The Stability Pact has helped us move beyond our shared opposition to Milosevic and all who would rule through violence and hate. We have built a powerful positive vision -- of a Southeast Europe at peace, democratic, stable and increasingly integrated into the continent's mainstream.
And in the short time since the Sarajevo Summit, we have put together strong programs to make our vision a reality. They include a region-wide fight against the corruption that is stifling growth; and a common effort, through our new investment compact, to make the region a better host to private enterprise.
The states of the region themselves are leading the way. They have committed to strong safeguards on small arms and light weapons, and to destroying illicit stocks of such weapons. They are close to completing a groundbreaking charter on the protection of free media. By adopting a region-wide commitment to the Chemical Weapons Convention, they have placed pressure on Belgrade to follow suit. And, as both a professor and a student of the region, I particularly welcome their recommendation for a regional coordinating committee on the teaching of history.
I congratulate the states of the region for all they have accomplished; and I want to say a special word of thanks to Bodo Hombach for his leadership.
The challenge before us now is maintaining our momentum, and meeting the expectations we have raised.
When the snow melts next spring, we must have projects ready to put the people of the region to work. That means helping the region get ready to do business -- including through our new Business Advisory Council, which I am pleased to say will have four American executives among its members.

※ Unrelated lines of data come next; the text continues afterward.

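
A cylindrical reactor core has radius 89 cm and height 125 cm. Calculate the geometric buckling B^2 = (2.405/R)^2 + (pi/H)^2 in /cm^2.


B^2 = (2.405/R)^2 + (pi/H)^2
B^2 = (2.405/89)^2 + (pi/125)^2
B^2 = 0.0013619 /cm^2

0.0013619


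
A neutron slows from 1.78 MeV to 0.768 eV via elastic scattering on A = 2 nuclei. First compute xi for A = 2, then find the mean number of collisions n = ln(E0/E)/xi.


xi = 1 + (A-1)^2/(2A)*ln((A-1)/(A+1)) = 0.7253469 (for A = 2)
n = ln(E0/E) / xi
n = ln(1.78e6 / 0.768) / 0.7253469
n = ln(2.317708e+06) / 0.7253469 = 20.206

20.206


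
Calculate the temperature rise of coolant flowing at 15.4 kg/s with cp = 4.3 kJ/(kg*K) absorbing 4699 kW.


dT = Q / (m_dot * cp)
dT = 4699 / (15.4 * 4.3)
dT = 70.960 C

70.960


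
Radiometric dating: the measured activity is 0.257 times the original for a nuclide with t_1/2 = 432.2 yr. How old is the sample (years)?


lambda = ln(2) / t_half = ln(2) / 432.2 = 0.001603765 /yr
t = -ln(A/A0) / lambda
t = -ln(0.257) / 0.001603765
t = 847.18 yr

847.18


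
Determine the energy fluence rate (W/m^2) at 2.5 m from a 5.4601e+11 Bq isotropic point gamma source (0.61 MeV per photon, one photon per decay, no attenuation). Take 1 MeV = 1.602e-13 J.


psi = A * E * 1.602e-13 / (4*pi*r^2)
psi = 5.4601e+11 * 0.61 * 1.602e-13 / (4*pi*2.5^2)
psi = 6.7936e-04 W/m^2

6.7936e-04


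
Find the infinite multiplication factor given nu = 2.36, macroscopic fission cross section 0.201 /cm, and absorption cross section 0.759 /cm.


k_inf = nu * Sigma_f / Sigma_a
k_inf = 2.36 * 0.201 / 0.759
k_inf = 0.62498

0.62498


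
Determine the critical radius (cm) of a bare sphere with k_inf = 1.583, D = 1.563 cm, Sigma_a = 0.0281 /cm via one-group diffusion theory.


L^2 = D / Sigma_a = 1.563 / 0.0281 = 55.62278 cm^2
B_m^2 = (k_inf - 1) / L^2 = (1.583 - 1) / 55.62278 = 0.01048132 /cm^2
For a bare sphere: B_g = pi/R, so R_c = pi / sqrt(B_m^2)
R_c = pi / sqrt(0.01048132) = 30.686 cm

30.686


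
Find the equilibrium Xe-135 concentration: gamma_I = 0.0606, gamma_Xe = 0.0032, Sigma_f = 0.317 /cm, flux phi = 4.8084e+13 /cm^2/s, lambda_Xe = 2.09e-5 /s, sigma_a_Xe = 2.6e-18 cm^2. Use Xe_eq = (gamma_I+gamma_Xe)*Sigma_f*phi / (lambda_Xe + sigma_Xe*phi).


Xe_eq = (gamma_I + gamma_Xe) * Sigma_f * phi / (lambda_Xe + sigma_Xe * phi)
Numerator = (0.0606 + 0.0032) * 0.317 * 4.8084e+13 = 9.724797e+11
Denominator = 2.09e-5 + 2.6e-18 * 4.8084e+13 = 1.459184e-04
Xe_eq = 9.724797e+11 / 1.459184e-04 = 6.6645e+15 /cm^3

6.6645e+15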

Through the South East European Cooperative Initiative (SECI), the states of the region have come together to design ways to link their infrastructure to each other, and to Europe's mainstream. Now we must commit the funds that will make this vision a reality.
With that in mind, let us look ahead at the work to be done between now and early February, when we hope a financial resources conference for the region will take place.

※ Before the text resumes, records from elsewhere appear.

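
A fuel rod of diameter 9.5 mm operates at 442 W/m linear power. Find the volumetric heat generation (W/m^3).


r = D / 2 / 1000 = 9.5 / 2 / 1000 = 0.00475 m
q''' = q' / (pi * r^2)
q''' = 442 / (pi * 0.00475^2)
q''' = 6.2357e+06 W/m^3

6.2357e+06


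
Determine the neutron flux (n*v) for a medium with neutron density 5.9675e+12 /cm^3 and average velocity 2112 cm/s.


phi = n * v
phi = 5.9675e+12 * 2112
phi = 1.2603e+16 /cm^2/s

1.2603e+16


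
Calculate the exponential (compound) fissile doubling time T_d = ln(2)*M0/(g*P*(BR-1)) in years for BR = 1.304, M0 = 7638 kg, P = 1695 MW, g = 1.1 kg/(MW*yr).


Breeding gain G = BR - 1 = 1.304 - 1 = 0.304
Fissile production rate = g * P * G = 1.1 * 1695 * 0.304 = 566.808 kg/yr
T_d = ln(2) * M0 / (g * P * G)
T_d = ln(2) * 7638 / 566.808 = 9.3405 yr

9.3405


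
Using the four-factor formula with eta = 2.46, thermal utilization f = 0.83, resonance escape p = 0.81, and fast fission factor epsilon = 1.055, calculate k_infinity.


k_inf = eta * f * p * epsilon
k_inf = 2.46 * 0.83 * 0.81 * 1.055
k_inf = 1.7448

1.7448


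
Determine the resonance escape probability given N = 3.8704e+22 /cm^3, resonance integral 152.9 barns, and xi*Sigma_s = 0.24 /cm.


p = exp(-N * I * 1e-24 / (xi*Sigma_s))
p = exp(-3.8704e+22 * 152.9 * 1e-24 / 0.24)
p = 1.9557e-11

1.9557e-11


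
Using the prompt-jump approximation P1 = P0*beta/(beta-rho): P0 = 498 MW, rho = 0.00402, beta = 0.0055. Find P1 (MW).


P1/P0 = beta / (beta - rho)
P1/P0 = 0.0055 / (0.0055 - 0.00402) = 3.716216
P1 = 498 * 3.716216 = 1850.7 MW

1850.7


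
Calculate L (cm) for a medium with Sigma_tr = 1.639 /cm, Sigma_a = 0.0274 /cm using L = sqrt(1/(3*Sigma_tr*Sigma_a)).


D = 1 / (3 * Sigma_tr) = 1 / (3 * 1.639) = 0.2033760 cm
L = sqrt(D / Sigma_a)
L = sqrt(0.2033760 / 0.0274)
L = 2.7244 cm

2.7244


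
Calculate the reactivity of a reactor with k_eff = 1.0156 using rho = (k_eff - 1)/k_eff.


rho = (k_eff - 1) / k_eff
rho = (1.0156 - 1) / 1.0156
rho = 0.015360

0.015360


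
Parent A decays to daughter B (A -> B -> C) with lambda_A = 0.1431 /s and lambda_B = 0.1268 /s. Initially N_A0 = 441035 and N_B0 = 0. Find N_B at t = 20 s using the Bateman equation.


N_B(t) = lambda_A * N_A0 / (lambda_B - lambda_A) * [exp(-lambda_A*t) - exp(-lambda_B*t)]
exp(-0.1431*20) = 0.05715434; exp(-0.1268*20) = 0.07918250
N_B = 0.1431 * 441035 / (0.1268 - 0.1431) * (0.05715434 - 0.07918250)
N_B = 85291

85291


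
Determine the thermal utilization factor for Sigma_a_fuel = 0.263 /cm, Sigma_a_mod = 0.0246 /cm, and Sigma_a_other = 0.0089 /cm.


f = Sigma_a_fuel / (Sigma_a_fuel + Sigma_a_mod + Sigma_a_other)
f = 0.263 / (0.263 + 0.0246 + 0.0089)
f = 0.88702

0.88702


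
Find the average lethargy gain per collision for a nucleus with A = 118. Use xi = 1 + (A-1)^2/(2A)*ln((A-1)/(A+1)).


xi = 1 + (A-1)^2/(2A) * ln((A-1)/(A+1))
xi = 1 + (118-1)^2/(2*118) * ln((118-1)/(118 +1))
xi = 0.016854

0.016854


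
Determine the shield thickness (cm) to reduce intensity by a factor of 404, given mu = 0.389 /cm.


x = ln(factor) / mu
x = ln(404) / 0.389
x = 15.428 cm

15.428


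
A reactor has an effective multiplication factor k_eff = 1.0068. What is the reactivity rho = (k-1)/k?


rho = (k_eff - 1) / k_eff
rho = (1.0068 - 1) / 1.0068
rho = 0.0067541

0.0067541


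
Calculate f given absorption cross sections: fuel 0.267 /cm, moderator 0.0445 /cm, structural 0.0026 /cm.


f = Sigma_a_fuel / (Sigma_a_fuel + Sigma_a_mod + Sigma_a_other)
f = 0.267 / (0.267 + 0.0445 + 0.0026)
f = 0.85005

0.85005


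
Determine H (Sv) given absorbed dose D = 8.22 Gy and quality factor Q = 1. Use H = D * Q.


H = D * Q
H = 8.22 * 1
H = 8.2200 Sv

8.2200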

The United States welcomes Europe's commitment to take the lead both in organizing the conference and in identifying funding. I want to assure you that we will do our part. We have worked hard to fulfill the pledges President Clinton made in Sarajevo; and we have had good news from our Congress this week.
And we are looking for new and innovative ways to provide support. For example, we expect that a new foundation, endowed with $150 million from the Polish-American Enterprise Fund, will enable Polish NGOs to put their expertise to use in the region.
Almost a decade ago, that fund was founded to make a significant American investment in the future of Central European democracy. It has been so successful that it has returned money to the U.S. Treasury -- and provided funds that will help Poland help others.
In sum, if we apply the same ingenuity and determination to finding funds that our colleagues from Southeast Europe have used in getting programs under way, we cannot help but succeed. I look forward to working with all of you toward that end in the weeks ahead.